- Born: 14 January 1881 Kirkcudbrightshire
- Died: 24 January 1975 (aged 94)
- Education: University of Edinburgh
- Spouse(s): Maud Oriel Riata Pearson (1907) Sophia Mary Wharton Millar (1960)
- Children: 2

= Carlyle Gifford =

British businessman (1881–1975)

Thomas Johnstone Carlyle Gifford (14 January 1881 – 24 January 1975) was one of the founders of Baillie Gifford, one of the United Kingdom's largest investment management firms.

==Career==
Born at Ingleston near Twynholm in Kirkcudbrightshire and educated at George Watson's College and the University of Edinburgh, Carlyle Gifford trained with the firm of W.S. Cook and became a writer to the signet in 1905.

In 1907 he co-founded the legal firm of Baillie Gifford WS which in 1909 formed and then acted as manager of the Scottish Mortgage and Trust Company Limited.

He specialised in land law and in stock exchange rules. He served on the boards of Scottish Widows and the University of Edinburgh.

He helped set up the Association of Investment Trust Companies in 1929 and served as chairman from 1934 to 1936.
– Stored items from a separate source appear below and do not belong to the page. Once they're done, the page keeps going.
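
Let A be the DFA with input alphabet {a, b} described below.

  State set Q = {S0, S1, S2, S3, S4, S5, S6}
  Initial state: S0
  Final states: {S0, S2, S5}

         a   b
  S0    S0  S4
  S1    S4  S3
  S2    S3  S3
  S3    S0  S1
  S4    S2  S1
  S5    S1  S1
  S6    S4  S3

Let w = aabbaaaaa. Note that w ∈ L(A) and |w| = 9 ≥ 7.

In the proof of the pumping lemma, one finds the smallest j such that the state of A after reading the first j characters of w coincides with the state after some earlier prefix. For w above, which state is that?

State sequence: S0 -a-> S0 -a-> S0 -b-> S4 -b-> S1 -a-> S4 -a-> S2 -a-> S3 -a-> S0 -a-> S0
First repeat at step 1: S0 was already visited.

The earliest repeat is at step j = 1: A is in S0, which it already visited at step i = 0.
With |Q| = 7, pigeonhole forces a state repeat no later than step 7; the substring read between the first and second visits to that state can be pumped.

S0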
During World War II he worked in the United States where he acted as an agent for HM Treasury selling British overseas investments.

He lived in Edinburgh.

==Family==
In 1907 he married Maud Oriel Riata Pearson daughter of Charles Henry Pearson and together they had two sons, including Charles Henry Pearson Gifford FRSE (1909–1994). In 1960 he married again to Sophia Mary Wharton Millar who survived him.